The term “Bridezilla” scares me , I am a part of a few different photography forums and I have read so many stories of brides suing photographers or sending nasty emails berating their work and bullying photographers bringing them close to tears, this is my ultimate fear. Every photo any photographer produces is so special ; we all take so much time learning and applying different techniques that when told our images are horrible it can really be hurtful. I have read photographers lists of demands from other clients and think to myself “Thank God I have never had to deal with this!” I have always been very fortunate to have the best clients on this planet. I have never come across a pushy or demanding person as a photographer and I think this is largely due to the fact that I usually try to get to know clients before booking. I could easily do everything via the internet when booking brides but I always meet face to face, we want to make sure we both click. The bride needs to make sure that she feels comfortable with me just as much as I need to make sure I can walk away feeling 100% confident that we will work well with one another. It’s more than if the bride & groom can take direction, I want to make sure our personalities and sense of humor is similar. I like to crack jokes with all my clients and if a client seems a little more uptight then we just are not meant to work with one another. I also try to set clear expectations; I am very up front with the fact that I will not edit a bride or any client to look thinner. After shooting so many boudoir sessions, I have seen firsthand just how empowering it can be to a woman’s confidence to see herself as she truly looks which is always beautiful.

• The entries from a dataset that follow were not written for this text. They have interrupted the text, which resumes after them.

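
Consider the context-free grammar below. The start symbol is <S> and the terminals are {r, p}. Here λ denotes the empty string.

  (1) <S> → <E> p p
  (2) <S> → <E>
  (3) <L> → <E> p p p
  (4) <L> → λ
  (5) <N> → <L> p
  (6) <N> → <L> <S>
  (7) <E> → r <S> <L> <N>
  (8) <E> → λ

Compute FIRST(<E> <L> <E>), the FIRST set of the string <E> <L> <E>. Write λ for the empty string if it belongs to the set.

{λ, p, r}

FIRST(<E>): from <E>→r <S> <L> <N> we get {r}; from <E>→λ we get {λ}. So FIRST(<E>) = {λ, r}.
FIRST(<S>): from <S>→<E> p p we get {p, r}; from <S>→<E> we get {λ, r}. So FIRST(<S>) = {λ, p, r}.
FIRST(<L>): from <L>→<E> p p p we get {p, r}; from <L>→λ we get {λ}. So FIRST(<L>) = {λ, p, r}.
FIRST(<N>): from <N>→<L> p we get {p, r}; from <N>→<L> <S> we get {λ, p, r}. So FIRST(<N>) = {λ, p, r}.
FIRST(<E> <L> <E>): take FIRST of each symbol in turn, carrying on past any symbol whose FIRST contains λ; result {λ, p, r}.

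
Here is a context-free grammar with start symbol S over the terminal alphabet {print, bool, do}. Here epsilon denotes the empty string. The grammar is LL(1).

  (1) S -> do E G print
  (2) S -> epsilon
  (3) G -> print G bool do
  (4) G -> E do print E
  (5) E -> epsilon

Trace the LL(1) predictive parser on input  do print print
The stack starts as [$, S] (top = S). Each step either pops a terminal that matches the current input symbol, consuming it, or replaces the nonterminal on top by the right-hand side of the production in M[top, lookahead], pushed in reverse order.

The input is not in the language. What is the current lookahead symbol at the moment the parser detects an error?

step 1: stack=$ S  input=do print print $  — expand S -> do E G print
step 2: stack=$ print G E do  input=do print print $  — match do
step 3: stack=$ print G E  input=print print $  — expand E -> epsilon
step 4: stack=$ print G  input=print print $  — expand G -> print G bool do
step 5: stack=$ print do bool G print  input=print print $  — match print
step 6: stack=$ print do bool G  input=print $  — expand G -> print G bool do
step 7: stack=$ print do bool do bool G print  input=print $  — match print
step 8: stack=$ print do bool do bool G  input=$  — error: M[G, $] is empty

$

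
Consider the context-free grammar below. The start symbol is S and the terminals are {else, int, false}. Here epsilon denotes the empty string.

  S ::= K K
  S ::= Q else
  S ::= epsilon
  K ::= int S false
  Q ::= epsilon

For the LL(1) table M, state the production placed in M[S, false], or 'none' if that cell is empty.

FIRST(K): from K::=int S false we get {int}. So FIRST(K) = {int}.
FIRST(Q): from Q::=epsilon we get {epsilon}. So FIRST(Q) = {epsilon}.
FIRST(S): from S::=K K we get {int}; from S::=Q else we get {else}; from S::=epsilon we get {epsilon}. So FIRST(S) = {epsilon, else, int}.
FOLLOW(S) includes $ since S is the start symbol.
FOLLOW(S): in K::=int S false, S is followed by false with FIRST {false}. Thus FOLLOW(S) = {$, false}.
For S ::= K K: FIRST(K K) = {int}, so it goes in M[S, t] for t ∈ {int}.
For S ::= Q else: FIRST(Q else) = {else}, so it goes in M[S, t] for t ∈ {else}.
For S ::= epsilon: FIRST(epsilon) = {epsilon}, so it goes in M[S, t] for t ∈ {}; since epsilon ∈ FIRST, also for every t ∈ FOLLOW(S) = {$, false}.

S ::= epsilon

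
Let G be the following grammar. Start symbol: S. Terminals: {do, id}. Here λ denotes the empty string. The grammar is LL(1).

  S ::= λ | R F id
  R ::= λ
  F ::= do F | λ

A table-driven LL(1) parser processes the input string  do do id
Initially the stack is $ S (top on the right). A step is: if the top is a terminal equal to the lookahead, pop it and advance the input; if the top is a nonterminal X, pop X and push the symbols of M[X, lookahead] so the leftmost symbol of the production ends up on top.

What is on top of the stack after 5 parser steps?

     Stack      Input       Action
  1  $ S        do do id $  expand S ::= R F id
  2  $ id F R   do do id $  expand R ::= λ
  3  $ id F     do do id $  expand F ::= do F
  4  $ id F do  do do id $  match do
  5  $ id F     do id $     expand F ::= do F
Stack after step 5: $ id F do (top = do).

do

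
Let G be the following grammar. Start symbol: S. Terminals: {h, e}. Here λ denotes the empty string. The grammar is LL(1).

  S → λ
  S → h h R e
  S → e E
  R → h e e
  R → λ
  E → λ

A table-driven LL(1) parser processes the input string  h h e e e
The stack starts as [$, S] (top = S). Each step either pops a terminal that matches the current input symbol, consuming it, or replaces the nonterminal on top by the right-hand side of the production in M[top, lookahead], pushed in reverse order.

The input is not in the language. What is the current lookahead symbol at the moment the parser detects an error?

step 1: stack=$ S  input=h h e e e $  — expand S → h h R e
step 2: stack=$ e R h h  input=h h e e e $  — match h
step 3: stack=$ e R h  input=h e e e $  — match h
step 4: stack=$ e R  input=e e e $  — expand R → λ
step 5: stack=$ e  input=e e e $  — match e
step 6: stack=$  input=e e $  — error: stack empty but input remains

e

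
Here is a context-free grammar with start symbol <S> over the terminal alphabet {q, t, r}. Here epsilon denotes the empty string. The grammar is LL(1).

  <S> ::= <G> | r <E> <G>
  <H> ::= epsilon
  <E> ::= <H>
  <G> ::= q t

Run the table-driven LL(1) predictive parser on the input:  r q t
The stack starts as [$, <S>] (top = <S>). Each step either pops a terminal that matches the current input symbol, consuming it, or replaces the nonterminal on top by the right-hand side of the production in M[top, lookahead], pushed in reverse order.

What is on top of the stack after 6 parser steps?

t

step 1: stack=$ <S>  input=r q t $  — expand <S> ::= r <E> <G>
step 2: stack=$ <G> <E> r  input=r q t $  — match r
step 3: stack=$ <G> <E>  input=q t $  — expand <E> ::= <H>
step 4: stack=$ <G> <H>  input=q t $  — expand <H> ::= epsilon
step 5: stack=$ <G>  input=q t $  — expand <G> ::= q t
step 6: stack=$ t q  input=q t $  — match q
Stack after step 6: $ t (top = t).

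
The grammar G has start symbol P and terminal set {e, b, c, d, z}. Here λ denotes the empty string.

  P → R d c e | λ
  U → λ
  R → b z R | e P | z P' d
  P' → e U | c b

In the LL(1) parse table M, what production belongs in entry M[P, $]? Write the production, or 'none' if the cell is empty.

P → λ

FIRST(U): from U→λ we get {λ}. So FIRST(U) = {λ}.
FIRST(R): from R→b z R we get {b}; from R→e P we get {e}; from R→z P' d we get {z}. So FIRST(R) = {b, e, z}.
FIRST(P'): from P'→e U we get {e}; from P'→c b we get {c}. So FIRST(P') = {c, e}.
FIRST(P): from P→R d c e we get {b, e, z}; from P→λ we get {λ}. So FIRST(P) = {λ, b, e, z}.
FOLLOW(P) includes $ since P is the start symbol.
FOLLOW(R): in P→R d c e, R is followed by d c e with FIRST {d}; in R→b z R, the suffix after R is empty (adds nothing new). Thus FOLLOW(R) = {d}.
FOLLOW(P): in R→e P, the suffix after P is empty, so FOLLOW(P) ⊇ FOLLOW(R) = {d}. Thus FOLLOW(P) = {$, d}.
For P → R d c e: FIRST(R d c e) = {b, e, z}, so it goes in M[P, t] for t ∈ {b, e, z}.
For P → λ: FIRST(λ) = {λ}, so it goes in M[P, t] for t ∈ {}; since λ ∈ FIRST, also for every t ∈ FOLLOW(P) = {$, d}.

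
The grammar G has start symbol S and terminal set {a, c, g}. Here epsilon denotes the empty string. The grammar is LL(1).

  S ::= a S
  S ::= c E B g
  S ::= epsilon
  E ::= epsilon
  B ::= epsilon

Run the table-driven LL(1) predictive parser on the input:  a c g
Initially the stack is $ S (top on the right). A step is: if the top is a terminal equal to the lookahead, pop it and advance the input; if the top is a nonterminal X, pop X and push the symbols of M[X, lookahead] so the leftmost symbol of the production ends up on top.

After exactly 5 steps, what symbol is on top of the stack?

step 1: stack=$ S  input=a c g $  — expand S ::= a S
step 2: stack=$ S a  input=a c g $  — match a
step 3: stack=$ S  input=c g $  — expand S ::= c E B g
step 4: stack=$ g B E c  input=c g $  — match c
step 5: stack=$ g B E  input=g $  — expand E ::= epsilon
Stack after step 5: $ g B (top = B).

B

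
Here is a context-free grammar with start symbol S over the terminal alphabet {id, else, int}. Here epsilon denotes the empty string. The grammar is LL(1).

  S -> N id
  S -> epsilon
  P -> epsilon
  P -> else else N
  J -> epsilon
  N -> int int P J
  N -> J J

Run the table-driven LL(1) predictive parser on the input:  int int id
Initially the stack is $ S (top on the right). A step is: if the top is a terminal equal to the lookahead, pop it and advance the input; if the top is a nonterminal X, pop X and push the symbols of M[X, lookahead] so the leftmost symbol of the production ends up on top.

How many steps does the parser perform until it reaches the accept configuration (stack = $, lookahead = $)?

7

step 1: stack=$ S  input=int int id $  — expand S -> N id
step 2: stack=$ id N  input=int int id $  — expand N -> int int P J
step 3: stack=$ id J P int int  input=int int id $  — match int
step 4: stack=$ id J P int  input=int id $  — match int
step 5: stack=$ id J P  input=id $  — expand P -> epsilon
step 6: stack=$ id J  input=id $  — expand J -> epsilon
step 7: stack=$ id  input=id $  — match id
Accept reached after 7 steps.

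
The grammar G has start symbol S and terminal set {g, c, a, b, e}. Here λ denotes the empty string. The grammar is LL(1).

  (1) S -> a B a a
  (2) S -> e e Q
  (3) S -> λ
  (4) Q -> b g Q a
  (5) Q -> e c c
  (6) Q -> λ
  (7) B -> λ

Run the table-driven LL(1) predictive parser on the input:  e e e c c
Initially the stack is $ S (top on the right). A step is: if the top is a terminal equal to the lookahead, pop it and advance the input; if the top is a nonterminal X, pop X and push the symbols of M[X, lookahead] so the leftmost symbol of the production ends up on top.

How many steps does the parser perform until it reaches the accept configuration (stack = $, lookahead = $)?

step 1: stack=$ S  input=e e e c c $  — expand S -> e e Q
step 2: stack=$ Q e e  input=e e e c c $  — match e
step 3: stack=$ Q e  input=e e c c $  — match e
step 4: stack=$ Q  input=e c c $  — expand Q -> e c c
step 5: stack=$ c c e  input=e c c $  — match e
step 6: stack=$ c c  input=c c $  — match c
step 7: stack=$ c  input=c $  — match c
Accept reached after 7 steps.

7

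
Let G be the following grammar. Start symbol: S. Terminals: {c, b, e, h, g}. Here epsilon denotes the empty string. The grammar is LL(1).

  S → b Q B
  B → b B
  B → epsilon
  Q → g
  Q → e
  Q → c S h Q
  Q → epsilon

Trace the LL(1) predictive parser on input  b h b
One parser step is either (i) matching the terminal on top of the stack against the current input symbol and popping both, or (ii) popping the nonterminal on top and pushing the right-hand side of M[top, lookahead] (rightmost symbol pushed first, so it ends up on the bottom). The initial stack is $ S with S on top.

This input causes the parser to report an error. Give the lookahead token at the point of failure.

     Stack    Input    Action
  1  $ S      b h b $  expand S → b Q B
  2  $ B Q b  b h b $  match b
  3  $ B Q    h b $    expand Q → epsilon
  4  $ B      h b $    expand B → epsilon
  5  $        h b $    error: stack empty but input remains

h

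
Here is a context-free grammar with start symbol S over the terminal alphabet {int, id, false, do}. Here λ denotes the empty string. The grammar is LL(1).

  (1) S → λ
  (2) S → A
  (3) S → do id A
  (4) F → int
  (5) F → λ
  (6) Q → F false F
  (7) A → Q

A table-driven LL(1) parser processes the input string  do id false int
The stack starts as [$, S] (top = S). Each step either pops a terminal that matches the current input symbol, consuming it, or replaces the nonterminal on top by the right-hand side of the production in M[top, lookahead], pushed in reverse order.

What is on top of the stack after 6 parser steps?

false

     Stack        Input              Action
  1  $ S          do id false int $  expand S → do id A
  2  $ A id do    do id false int $  match do
  3  $ A id       id false int $     match id
  4  $ A          false int $        expand A → Q
  5  $ Q          false int $        expand Q → F false F
  6  $ F false F  false int $        expand F → λ
Stack after step 6: $ F false (top = false).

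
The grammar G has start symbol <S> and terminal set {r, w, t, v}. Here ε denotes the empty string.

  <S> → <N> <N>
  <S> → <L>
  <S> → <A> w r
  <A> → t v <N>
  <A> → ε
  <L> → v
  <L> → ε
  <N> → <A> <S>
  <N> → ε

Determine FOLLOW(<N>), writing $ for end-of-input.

{$, t, v, w}

FIRST(<A>): from <A>→t v <N> we get {t}; from <A>→ε we get {ε}. So FIRST(<A>) = {ε, t}.
FIRST(<L>): from <L>→v we get {v}; from <L>→ε we get {ε}. So FIRST(<L>) = {ε, v}.
FIRST(<S>): from <S>→<N> <N> we get {ε, t, v, w}; from <S>→<L> we get {ε, v}; from <S>→<A> w r we get {t, w}. So FIRST(<S>) = {ε, t, v, w}.
FIRST(<N>): from <N>→<A> <S> we get {ε, t, v, w}; from <N>→ε we get {ε}. So FIRST(<N>) = {ε, t, v, w}.
FOLLOW(<S>) includes $ since <S> is the start symbol.
FOLLOW(<S>): in <N>→<A> <S>, the suffix after <S> is empty, so FOLLOW(<S>) ⊇ FOLLOW(<N>) = {$, t, v, w}. Thus FOLLOW(<S>) = {$, t, v, w}.
FOLLOW(<L>): in <S>→<L>, the suffix after <L> is empty, so FOLLOW(<L>) ⊇ FOLLOW(<S>) = {$, t, v, w}. Thus FOLLOW(<L>) = {$, t, v, w}.
FOLLOW(<A>): in <S>→<A> w r, <A> is followed by w r with FIRST {w}; in <N>→<A> <S>, <A> is followed by <S> with FIRST {ε, t, v, w}; in <N>→<A> <S>, the suffix after <A> is nullable, so FOLLOW(<A>) ⊇ FOLLOW(<N>) = {$, t, v, w}. Thus FOLLOW(<A>) = {$, t, v, w}.
FOLLOW(<N>): in <S>→<N> <N> (occurrence 1), <N> is followed by <N> with FIRST {ε, t, v, w}; in <S>→<N> <N> (occurrence 1), the suffix after <N> is nullable, so FOLLOW(<N>) ⊇ FOLLOW(<S>) = {$, t, v, w}; in <S>→<N> <N> (occurrence 2), the suffix after <N> is empty, so FOLLOW(<N>) ⊇ FOLLOW(<S>) = {$, t, v, w}; in <A>→t v <N>, the suffix after <N> is empty, so FOLLOW(<N>) ⊇ FOLLOW(<A>) = {$, t, v, w}. Thus FOLLOW(<N>) = {$, t, v, w}.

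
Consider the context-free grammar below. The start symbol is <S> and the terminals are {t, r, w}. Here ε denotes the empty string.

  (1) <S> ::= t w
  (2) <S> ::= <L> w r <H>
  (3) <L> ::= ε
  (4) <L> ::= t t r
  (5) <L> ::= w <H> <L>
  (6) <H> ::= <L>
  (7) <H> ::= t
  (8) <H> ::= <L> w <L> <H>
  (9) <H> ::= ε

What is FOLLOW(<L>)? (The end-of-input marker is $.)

FIRST(<L>) = {ε, t, w}
FIRST(<S>) = {t, w}  (via <L> w r <H>)
FIRST(<H>) = {ε, t, w}  (via <L>, <L> w <L> <H>)
FOLLOW(<S>) includes $ since <S> is the start symbol.
FOLLOW(<S>): <S> appears on no right-hand side. Thus FOLLOW(<S>) = {$}.
FOLLOW(<L>): in <S>::=<L> w r <H>, <L> is followed by w r <H> with FIRST {w}; in <L>::=w <H> <L>, the suffix after <L> is empty (adds nothing new); in <H>::=<L>, the suffix after <L> is empty, so FOLLOW(<L>) ⊇ FOLLOW(<H>) = {$, t, w}; in <H>::=<L> w <L> <H> (occurrence 1), <L> is followed by w <L> <H> with FIRST {w}; in <H>::=<L> w <L> <H> (occurrence 2), <L> is followed by <H> with FIRST {ε, t, w}; in <H>::=<L> w <L> <H> (occurrence 2), the suffix after <L> is nullable, so FOLLOW(<L>) ⊇ FOLLOW(<H>) = {$, t, w}. Thus FOLLOW(<L>) = {$, t, w}.
FOLLOW(<H>): in <S>::=<L> w r <H>, the suffix after <H> is empty, so FOLLOW(<H>) ⊇ FOLLOW(<S>) = {$}; in <L>::=w <H> <L>, <H> is followed by <L> with FIRST {ε, t, w}; in <L>::=w <H> <L>, the suffix after <H> is nullable, so FOLLOW(<H>) ⊇ FOLLOW(<L>) = {$, t, w}; in <H>::=<L> w <L> <H>, the suffix after <H> is empty (adds nothing new). Thus FOLLOW(<H>) = {$, t, w}.

{$, t, w}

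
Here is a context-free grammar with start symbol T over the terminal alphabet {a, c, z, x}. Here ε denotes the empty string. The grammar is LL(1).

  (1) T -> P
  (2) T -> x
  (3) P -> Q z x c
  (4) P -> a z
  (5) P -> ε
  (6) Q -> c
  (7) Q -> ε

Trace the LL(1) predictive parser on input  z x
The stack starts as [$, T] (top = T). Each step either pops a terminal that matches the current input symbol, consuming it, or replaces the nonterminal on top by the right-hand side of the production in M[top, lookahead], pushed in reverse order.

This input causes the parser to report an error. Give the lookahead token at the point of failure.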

Should I call it quits???? As of this moment I just can’t imagine putting down my camera, yes I question myself most days but at the end of the day I have made some wonderful friends, captured some amazing shots & found something that makes me feel fulfilled. I have found a form of art that I can share with my children, here is a look below at a session last week, my kiddos came along and played assistant for the day. They really helped out and my son now has proclaimed my older camera as his own and snaps photos any chance he can get.
So no quitting for me anytime soon, I will continue to run our photography business until it is no longer fun but I do not see that happening anytime soon. Until then I have to just remind myself to breath & to worry less. Remind myself that I have worked hard to get to this point , look back at my old work and see the improvements. Read my thank you emails from clients & remember why I am a photographer.